New Baby Orca Spotted, Sparking Hope For Endangered Killer Whale Population

Researchers were surprised to discover this week that an endangered population of orcas off the coast of British Columbia has a new addition, as they were able to document a recently born baby killer whale.

The young whale has been designated L122, and it was spotted swimming alongside its mother (L91) off the coast of Sooke, British Columbia, Grind TV reports. Researchers with NOAA Fisheries West Coast announced the new addition to the endangered Southern Resident killer whale population with a Facebook post, pointing out that the baby whale is the fifth new orca born in the region since December of last year.

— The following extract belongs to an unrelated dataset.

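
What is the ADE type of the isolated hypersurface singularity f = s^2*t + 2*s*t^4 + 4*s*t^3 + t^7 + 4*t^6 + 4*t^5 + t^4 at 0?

D_5

The Hessian of f at 0 has rank 0. Corank 2; j^3 = s^2*t has shape L^2 M (L != M), so D-series; mu = 5 gives D_5.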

Researchers discovered the baby orca accidentally on Monday, as they used a hexacopter to measure other members of the Southern Resident killer whale population. The baby orca is the first for its 20-year-old mother, who belongs to L pod. Two other groups of killer whales (J and K pods) also reside in the Pacific Northwest, spending much of the summer and fall months around Washington’s San Juan Islands and Puget Sound.

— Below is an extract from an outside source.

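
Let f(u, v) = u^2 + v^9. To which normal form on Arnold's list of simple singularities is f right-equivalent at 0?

A_{8}

The Hessian of f at 0 is [[2, 0], [0, 0]] with rank 1, so corank 1. A Groebner basis of the Jacobian ideal J(f) in C{u,v} is {v^8, u}; counting standard monomials gives mu = 8. Corank 1: A-series; mu = 8 gives A_8.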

The region’s killer whale population is extremely threatened, consisting of just over 80 animals, and their plight has become even more dire over the last decade. As the Center for Whale Research points out, none of the baby orcas born into the three pods in 2013 or 2014 survived, further complicating efforts to safeguard the whales. This year has resulted in a “baby boom” of sorts for the orcas, though the record year is still 1977, in which nine new killer whales were born.

Though measurements for the new baby orca have yet to be made available, the center noted that the researchers who discovered the calf observed it in the Haro Strait, chasing fish with several other L pod whales. Members of J and K pods also turned up later in the evening, causing the group of whales to stretch from the Haro Strait to the Strait of Juan de Fuca.

Researchers hope that the impressive number of baby orcas born this year will mark the start of a reversal in the whales’ population, which has been trending negatively in recent years.